Vegas is up 2-0. It has put up baseball scores in both games. Its goalie, Adin Hill, looks like he could stop every loonie fired from the point, never mind every puck.

But do you believe it's over? No, me neither.

You don't need to think too hard about it to see Florida's strategy. It's not going to overwhelm a team as committed as Vegas. It has to be willing to bleed its opponent. The hits the Panthers deliver in the first two games may not pay off until Game 6 or 7.

As Game 2 wound down with the score lopsided, the Panthers didn't just continue to needle their opponents. The needling increased.

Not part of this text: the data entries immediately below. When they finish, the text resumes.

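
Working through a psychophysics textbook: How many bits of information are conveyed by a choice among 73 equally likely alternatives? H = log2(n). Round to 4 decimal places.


H = log2(n)
H = log2(73)
= 6.1898


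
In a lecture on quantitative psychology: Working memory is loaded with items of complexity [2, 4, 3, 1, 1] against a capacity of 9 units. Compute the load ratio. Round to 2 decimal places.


Total complexity = 2 + 4 + 3 + 1 + 1 = 11
Load = total / capacity = 11 / 9
= 1.22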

Sneaky little sticks in scrums and face washes at every opportunity.

The teams took 148 penalty minutes combined in Game 2. Back in the seventies, when every guy on either team was a goon, they didn't put up those kinds of numbers.

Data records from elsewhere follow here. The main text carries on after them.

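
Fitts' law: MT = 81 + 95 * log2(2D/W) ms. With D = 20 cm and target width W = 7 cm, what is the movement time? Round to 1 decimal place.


MT = 81 + 95 * log2(2*20/7)
2D/W = 5.714286
log2(5.714286) = 2.5146
MT = 81 + 95 * 2.5146
= 319.9 ms


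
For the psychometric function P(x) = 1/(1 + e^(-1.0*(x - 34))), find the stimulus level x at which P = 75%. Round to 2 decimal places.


At P = 0.75: 0.75 = 1/(1 + e^(-k*(x-x0)))
Solving: e^(-k*(x-x0)) = 1/3
x = x0 + ln(3)/k
ln(3) = 1.0986
x = 34 + 1.0986/1.0
= 34 + 1.0986
= 35.10


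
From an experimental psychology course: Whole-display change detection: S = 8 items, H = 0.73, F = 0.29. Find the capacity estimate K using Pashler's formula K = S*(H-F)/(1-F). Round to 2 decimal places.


K = S * (H - F) / (1 - F)
H - F = 0.44
1 - F = 0.71
K = 8 * 0.44 / 0.71
= 4.96


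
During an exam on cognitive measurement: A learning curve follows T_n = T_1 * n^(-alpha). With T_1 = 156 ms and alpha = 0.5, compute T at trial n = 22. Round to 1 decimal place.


T_n = 156 * 22^(-0.5)
22^(-0.5) = 0.213201
T_n = 156 * 0.213201
= 33.3 ms


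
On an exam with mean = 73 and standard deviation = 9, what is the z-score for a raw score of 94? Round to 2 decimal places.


z = (X - mu) / sigma
= (94 - 73) / 9
= 21 / 9
= 2.33


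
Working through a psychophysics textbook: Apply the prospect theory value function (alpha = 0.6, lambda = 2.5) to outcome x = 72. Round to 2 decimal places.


Since x = 72 >= 0, use v(x) = x^0.6
72^0.6 = 13.0137
v(72) = 13.01


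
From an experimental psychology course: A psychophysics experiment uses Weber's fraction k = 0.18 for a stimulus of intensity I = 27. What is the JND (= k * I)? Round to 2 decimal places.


JND = k * I
JND = 0.18 * 27
= 4.86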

Florida landed twice as many big hits on Monday night. Vegas is winning, but this series is being played on Florida's terms.

If you spend most of your time concentrated on the Leafs, you’d have expected the Panthers’ post-game to be one of those lights-are-too-bright-in-here jobs. Whale eyes and lots of incomprehensible mumbling.

Not Tkachuk. At worst, he looked bemused. At best, like it was all going how he’d hoped.

Someone tried baiting him with a question about letting tempers take over. Tkachuk does not get baited. He does the baiting.

"I just don't think there's teams that play as physical as we do, so maybe you guys [the media] think that it's a little bit too much," Tkachuk said. "I think if we were playing physical and up in the game, you guys would be, like, ‘That's the recipe for success.’ "


Call me sentimental, but I still like Florida in this series. The Panthers point a way forward in the NHL that isn't about the team that tanks hardest and drafts highest, but one that emphasizes chemistry and mentality. They represent an NHL that is less about luck and more about will. It's an imaginary league in which anyone can compete in any given year if they’re smart enough.

Plus, let's face it, the Panthers are fun to listen to. How many NHL teams are fun like that anymore?

Whoever wins, we are being reminded again that tactics and talent management get you into the playoffs. But once you’re there, it's a two-month line brawl. Some teams understand and enjoy that pressure, while other teams play in Canada.